Wed | Sep 10, 2025
Mission Impossible?

JLP’s Lorne aims for 2,500 votes in PNP bastion

Published:Wednesday | August 27, 2025 | 12:07 AMKaren Madden/Gleaner Writer
Maureen Lorne, the JLP’s candidate in St Andrew South Western.
Maureen Lorne, the JLP’s candidate in St Andrew South Western.

Maureen Lorne insists that when the ballots are counted in St Andrew South Western on election night, Jamaicans will witness the unmistakable writing on the wall: a PNP stronghold of nearly four decades is on its way back to the Jamaica Labour Party (JLP).

In the 2020 General Election, Lorne managed just 628 votes against Dr Angela Brown Burke’s commanding 7,050. This time, however, she has set herself a bold target.

“I want to get four times the number of votes I got in 2020, and I am getting the feedback, which makes me confident that that will happen,” she declared.

Over the last five elections, the JLP has secured a combined 3,104 votes in the constituency, its best showing being 702 in 2016, with Victor Hyde on its ticket. Should Lorne meet her goal, she would land in the vicinity of 2,500 votes, which would be a major boost for the party in a PNP stronghold.

“What would be a win for me is for the people to open their eyes and wake up and see that nothing has been done for the last 35 years under the regime of the PNP,” Lorne told The Gleaner.

She insists that the tide is beginning to turn.
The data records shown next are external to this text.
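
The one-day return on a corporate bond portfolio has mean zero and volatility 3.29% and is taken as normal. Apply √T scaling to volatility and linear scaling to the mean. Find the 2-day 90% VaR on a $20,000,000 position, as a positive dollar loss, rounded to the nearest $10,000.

At 90%, z = 1.282.
σ_{2d} = 3.29% × √2 = 4.653%.
VaR = 1.282 × 4.653% = 5.965%.
On $20,000,000: 0.05965 × $20,000,000 = $1,193,000.

$1,190,000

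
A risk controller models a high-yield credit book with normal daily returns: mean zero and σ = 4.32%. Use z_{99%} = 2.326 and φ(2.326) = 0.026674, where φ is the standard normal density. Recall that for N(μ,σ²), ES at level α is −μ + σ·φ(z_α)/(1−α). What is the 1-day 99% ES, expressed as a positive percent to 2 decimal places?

Tail multiplier: φ(z)/(1−α) = 0.026674 / 0.01 = 2.667.
ES = 4.32% × 2.667 = 11.521%.

11.52%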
“Some of them are still sleeping, but to my surprise, a lot of them wake up. A lot of them saying they want good for their children and grandchildren,” she said.

The seat has been in the PNP’s grip since 1976, when former Prime Minister Portia Simpson Miller stunned the JLP by seizing what was once considered one of its safest territories.

MAJOR TURNAROUND IN 1976

In the 1972 election, Wilton Hill of the JLP got 7,261 while the PNP’s Jason Gordon got 4,020. By 1976, Simpson Miller turned things around, getting 13,584 votes to the JLP’s Joseph McPherson’s 4,367 votes.

Except for the PNP’s boycott of the 1983 election, the seat has not left the PNP’s hands since.

Brown Burke, now PNP chairman, took over in 2017 after Simpson Miller’s retirement and has continued the party’s dominance in the area.

For Lorne, who was born and raised in the constituency, decades of PNP leadership have not translated into development for the communities.

“They say it’s a PNP stronghold, yet nothing has been done in it,” said Lorne, a religious leader.

St Andrew South Western comprises three divisions: Payne Land, Whitfield Town, and Greenwich Town. Some 27,055 persons are on the voters’ list.

Lorne said she has been actively pounding the pavement, knocking on doors and talking to people at various places in the communities, hoping to win their support. She is confident that her efforts will be justly rewarded.

“I go house to house with my team. I don’t just send them out. A lot of people know me. I was born and raised here, but over the years, things have got worse to the point where I am ashamed when I look around my community,” she said.

Meanwhile, the parliamentary hopeful credits the JLP government, particularly the de facto water minister, Matthew Samuda, with implementing one of the most impactful projects seen by the constituency.

“Persons in areas such as Greenwich Town, South Avenue, East Avenue, North and Central Avenues had to get up 4:30 in the mornings to go to Rose Town to full their buckets and bottles and carry it on handcart to get water to shower and cook,” Lorne said.

Now, she said that residents enjoy reliable, potable water – a development that she insists has transformed lives. She also believes it sends a message to voters in the constituency that the Andrew Holness-led JLP is serious about community building.

“I was proud, knowing my party, no matter if it is a PNP or JLP area, they are doing something for my community,” she said.

Lorne, while not necessarily banking on a stunning upset in the PNP heartland, is confident that the JLP, which has been in power since 2016, will be given a third term in office by Jamaicans.

“I’m saying that I know that we are going to win the election nationally because we have an aim and a desire, and we are for the poor,” she said.